Thursday, 16 August 2012

TED-Ed Lessons Worth Sharing

So. TED (Technology, Entertainment and Design) is a global set of conferences owned by the private non-profit Sapling Foundation, formed to disseminate "ideas worth sharing." (Wikipedia) I've watched a few TED Talks when recommended by my son and another person or two. I was impressed with the knowledge and skill of the speakers. And that was about it. Until today.

Actually having time to look for great resources for my own learning and to share with you is one of the best things about having retired from the classroom! Today, I discovered TED-Ed, which was just launched in April.
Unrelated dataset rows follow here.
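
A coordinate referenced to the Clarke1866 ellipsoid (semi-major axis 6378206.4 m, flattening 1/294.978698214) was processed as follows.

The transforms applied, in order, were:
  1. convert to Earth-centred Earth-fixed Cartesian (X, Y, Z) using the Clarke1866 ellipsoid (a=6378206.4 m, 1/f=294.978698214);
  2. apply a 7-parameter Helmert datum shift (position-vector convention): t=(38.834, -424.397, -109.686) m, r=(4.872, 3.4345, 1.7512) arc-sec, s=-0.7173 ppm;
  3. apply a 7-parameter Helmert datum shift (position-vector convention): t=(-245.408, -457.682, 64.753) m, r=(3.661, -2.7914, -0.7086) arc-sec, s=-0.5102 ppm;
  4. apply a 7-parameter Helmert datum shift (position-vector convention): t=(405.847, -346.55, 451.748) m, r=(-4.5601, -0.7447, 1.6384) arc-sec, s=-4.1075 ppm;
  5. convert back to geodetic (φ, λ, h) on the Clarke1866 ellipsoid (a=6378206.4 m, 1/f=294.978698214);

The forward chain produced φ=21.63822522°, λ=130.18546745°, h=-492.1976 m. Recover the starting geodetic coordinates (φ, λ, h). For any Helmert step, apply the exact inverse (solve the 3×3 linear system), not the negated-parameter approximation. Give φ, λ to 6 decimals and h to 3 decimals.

φ=21.630426°, λ=130.178247°, h=383.667 m

start: φ=21.638225°, λ=130.185467°, h=-492.198 m
→ ECEF (a=6378206.400, f=1/294.978698214): X=-3827067.6286, Y=4531053.6357, Z=2336905.1068
→ Helmert⁻¹: X=-3827444.7672, Y=4531397.5436, Z=2336576.9545
→ Helmert⁻¹: X=-3827185.2608, Y=4531885.8602, Z=2336484.7507
→ Helmert⁻¹: X=-3827227.2634, Y=4532401.1883, Z=2336425.3299
→ geod (Bowring, a=6378206.400): φ=21.63042600°, λ=130.17824700°, h=383.6670 m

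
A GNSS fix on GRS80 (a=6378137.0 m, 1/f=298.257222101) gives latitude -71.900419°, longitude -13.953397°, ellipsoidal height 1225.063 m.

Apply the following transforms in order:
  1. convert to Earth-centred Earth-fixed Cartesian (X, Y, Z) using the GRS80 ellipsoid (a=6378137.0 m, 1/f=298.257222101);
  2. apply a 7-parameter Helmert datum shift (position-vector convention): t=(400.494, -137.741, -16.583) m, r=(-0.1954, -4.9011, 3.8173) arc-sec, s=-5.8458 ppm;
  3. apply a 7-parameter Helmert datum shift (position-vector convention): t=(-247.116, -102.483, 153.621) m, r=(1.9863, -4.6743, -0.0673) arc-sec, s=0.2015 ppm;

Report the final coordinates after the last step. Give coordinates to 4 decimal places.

X=1929665.9829 m, Y=-479495.7279 m, Z=-6041151.2487 m

start: φ=-71.900419°, λ=-13.953397°, h=1225.063 m
→ ECEF (a=6378137.000, f=1/298.257222101): X=1929234.3223, Y=-479345.7377, Z=-6041407.7959
→ Helmert 7p (PV): X=1929775.9597, Y=-479450.6959, Z=-6041342.7672
→ Helmert 7p (PV): X=1929665.9829, Y=-479495.7279, Z=-6041151.2487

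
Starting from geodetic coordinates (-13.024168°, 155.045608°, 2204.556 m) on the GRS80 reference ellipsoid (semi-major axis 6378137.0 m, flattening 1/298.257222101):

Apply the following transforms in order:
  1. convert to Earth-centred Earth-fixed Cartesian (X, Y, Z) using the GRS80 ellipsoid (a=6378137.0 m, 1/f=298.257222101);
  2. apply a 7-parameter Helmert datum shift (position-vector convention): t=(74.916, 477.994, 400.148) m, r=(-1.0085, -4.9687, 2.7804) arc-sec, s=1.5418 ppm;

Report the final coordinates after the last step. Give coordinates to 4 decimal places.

X=-5636779.7005 m, Y=2623442.4314 m, Z=-1428257.7631 m

start: φ=-13.024168°, λ=155.045608°, h=2204.556 m
→ ECEF (a=6378137.000, f=1/298.257222101): X=-5636844.9788, Y=2623043.3611, Z=-1428507.0979
→ Helmert 7p (PV): X=-5636779.7005, Y=2623442.4314, Z=-1428257.7631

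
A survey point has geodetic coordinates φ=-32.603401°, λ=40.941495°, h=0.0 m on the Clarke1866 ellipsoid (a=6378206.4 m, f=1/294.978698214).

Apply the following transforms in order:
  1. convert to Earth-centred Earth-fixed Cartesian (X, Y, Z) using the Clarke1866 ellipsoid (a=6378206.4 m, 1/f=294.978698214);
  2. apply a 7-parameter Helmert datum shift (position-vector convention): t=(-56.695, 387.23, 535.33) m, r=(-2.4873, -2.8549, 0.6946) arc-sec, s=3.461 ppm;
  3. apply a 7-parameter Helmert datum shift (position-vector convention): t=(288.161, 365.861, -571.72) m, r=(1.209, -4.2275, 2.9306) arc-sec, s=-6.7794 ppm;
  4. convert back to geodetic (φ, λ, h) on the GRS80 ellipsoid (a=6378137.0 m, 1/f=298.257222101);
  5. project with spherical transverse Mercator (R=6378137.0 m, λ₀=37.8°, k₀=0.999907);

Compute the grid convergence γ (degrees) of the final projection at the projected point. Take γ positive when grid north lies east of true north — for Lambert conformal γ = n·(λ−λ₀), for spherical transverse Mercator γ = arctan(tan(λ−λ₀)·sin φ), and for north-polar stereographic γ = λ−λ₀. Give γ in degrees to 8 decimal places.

start: φ=-32.603401°, λ=40.941495°, h=0.000 m
→ ECEF (a=6378206.400, f=1/294.978698214): X=4062744.9008, Y=3524413.3849, Z=-3416807.1868
→ Helmert 7p (PV): X=4062737.6904, Y=3524785.2916, Z=-3416269.9501
→ Helmert 7p (PV): X=4063018.2465, Y=3525205.0035, Z=-3416714.5826
→ geod (Bowring, a=6378137.000): φ=-32.59722952°, λ=40.94595639°, h=561.5842 m
→ into tm (λ₀=37.8°): φ=-32.59722952°, λ−λ₀=3.14595639°
convergence γ = -1.69603093°

-1.69603093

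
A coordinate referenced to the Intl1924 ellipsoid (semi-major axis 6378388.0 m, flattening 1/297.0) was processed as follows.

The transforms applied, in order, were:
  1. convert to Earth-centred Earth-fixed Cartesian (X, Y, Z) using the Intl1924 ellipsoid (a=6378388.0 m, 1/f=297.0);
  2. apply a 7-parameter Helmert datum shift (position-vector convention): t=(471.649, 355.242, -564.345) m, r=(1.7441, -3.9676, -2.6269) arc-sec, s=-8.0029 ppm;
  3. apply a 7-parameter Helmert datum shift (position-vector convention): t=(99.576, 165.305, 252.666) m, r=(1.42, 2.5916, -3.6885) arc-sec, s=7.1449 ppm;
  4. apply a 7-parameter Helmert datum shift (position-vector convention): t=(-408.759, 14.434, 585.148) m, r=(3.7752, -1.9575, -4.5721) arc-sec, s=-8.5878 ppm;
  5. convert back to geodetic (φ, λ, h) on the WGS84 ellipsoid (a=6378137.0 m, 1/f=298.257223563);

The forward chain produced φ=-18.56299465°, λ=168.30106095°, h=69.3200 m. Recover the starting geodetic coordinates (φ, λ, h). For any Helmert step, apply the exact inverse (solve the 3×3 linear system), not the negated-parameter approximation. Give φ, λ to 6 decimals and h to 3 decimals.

φ=-18.565168°, λ=168.310052°, h=22.745 m

start: φ=-18.562995°, λ=168.301061°, h=69.320 m
→ ECEF (a=6378137.000, f=1/298.257223563): X=-5922780.6123, Y=1226434.5244, Z=-2017575.3941
→ Helmert⁻¹: X=-5922469.0480, Y=1226262.4069, Z=-2018144.1121
→ Helmert⁻¹: X=-5922522.8705, Y=1225968.5371, Z=-2018465.2101
→ Helmert⁻¹: X=-5923096.3424, Y=1225530.6078, Z=-2017813.4434
→ geod (Bowring, a=6378388.000): φ=-18.56516800°, λ=168.31005200°, h=22.7450 m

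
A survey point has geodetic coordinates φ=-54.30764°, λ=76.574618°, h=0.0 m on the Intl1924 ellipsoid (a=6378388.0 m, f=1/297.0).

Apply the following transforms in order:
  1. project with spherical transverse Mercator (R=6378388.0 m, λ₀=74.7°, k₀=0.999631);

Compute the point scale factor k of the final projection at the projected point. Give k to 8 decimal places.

start: φ=-54.307640°, λ=76.574618°, h=0.000 m
→ into tm (λ₀=74.7°): φ=-54.30764000°, λ−λ₀=1.87461800°
scale k = 0.99981311

0.99981311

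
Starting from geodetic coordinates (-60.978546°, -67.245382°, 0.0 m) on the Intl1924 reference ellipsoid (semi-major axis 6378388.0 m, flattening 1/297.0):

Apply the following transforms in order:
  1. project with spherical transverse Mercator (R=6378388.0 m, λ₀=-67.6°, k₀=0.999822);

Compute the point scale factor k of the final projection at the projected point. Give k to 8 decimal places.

start: φ=-60.978546°, λ=-67.245382°, h=0.000 m
→ into tm (λ₀=-67.6°): φ=-60.97854600°, λ−λ₀=0.35461800°
scale k = 0.99982651

0.99982651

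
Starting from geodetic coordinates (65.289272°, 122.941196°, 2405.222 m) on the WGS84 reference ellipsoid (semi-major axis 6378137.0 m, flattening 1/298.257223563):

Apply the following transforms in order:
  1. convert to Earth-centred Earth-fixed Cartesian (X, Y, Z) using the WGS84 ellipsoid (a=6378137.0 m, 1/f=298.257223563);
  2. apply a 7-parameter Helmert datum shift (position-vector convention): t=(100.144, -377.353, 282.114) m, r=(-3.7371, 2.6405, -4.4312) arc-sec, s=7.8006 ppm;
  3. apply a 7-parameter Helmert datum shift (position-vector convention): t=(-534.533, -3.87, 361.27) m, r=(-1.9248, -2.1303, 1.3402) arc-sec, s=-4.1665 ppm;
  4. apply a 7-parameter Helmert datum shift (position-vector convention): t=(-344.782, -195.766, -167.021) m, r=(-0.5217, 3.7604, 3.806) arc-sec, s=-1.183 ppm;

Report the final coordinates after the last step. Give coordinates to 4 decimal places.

start: φ=65.289272°, λ=122.941196°, h=2405.222 m
→ ECEF (a=6378137.000, f=1/298.257223563): X=-1454442.7403, Y=2244685.6481, Z=5773451.3889
→ Helmert 7p (PV): X=-1454231.8093, Y=2244461.6551, Z=5773756.4890
→ Helmert 7p (PV): X=-1454834.4975, Y=2244492.8635, Z=5774057.7389
→ Helmert 7p (PV): X=-1455113.7075, Y=2244282.2018, Z=5773904.7332

X=-1455113.7075 m, Y=2244282.2018 m, Z=5773904.7332 m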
And it's too cool for school!

How would you science teachers like a 5 minute animated video called, "Just How Small Is an Atom?" with lesson suggestions?

Or, math teachers, how about 7 minutes of "How Big is Infinity? (The Most Important Unsolved Problem in Mathematics)"? This one has lesson suggestions, and even links to a site by Dennis Wildfogel, where he has posted videos called "Making Sense of Calculus". Seriously?

My teacher-daughter will love "The Case Against Good and Bad" which urges the use of vivid words instead of worn-out ones. (A couple of years ago, she and her middle-school students created a graveyard for overused words in the hallway outside her classroom.)

 TED-Ed even allows you to "flip" these lessons or ANY YouTube video, creating a customized lesson for yourself and your students. I am simply amazed, and I'm going to let you read this post on the website Cool to get the details. CH's explanation is much clearer than mine would be!

So. I'm learning something new every day, and I'm glad today brought me (and you) TED-Ed!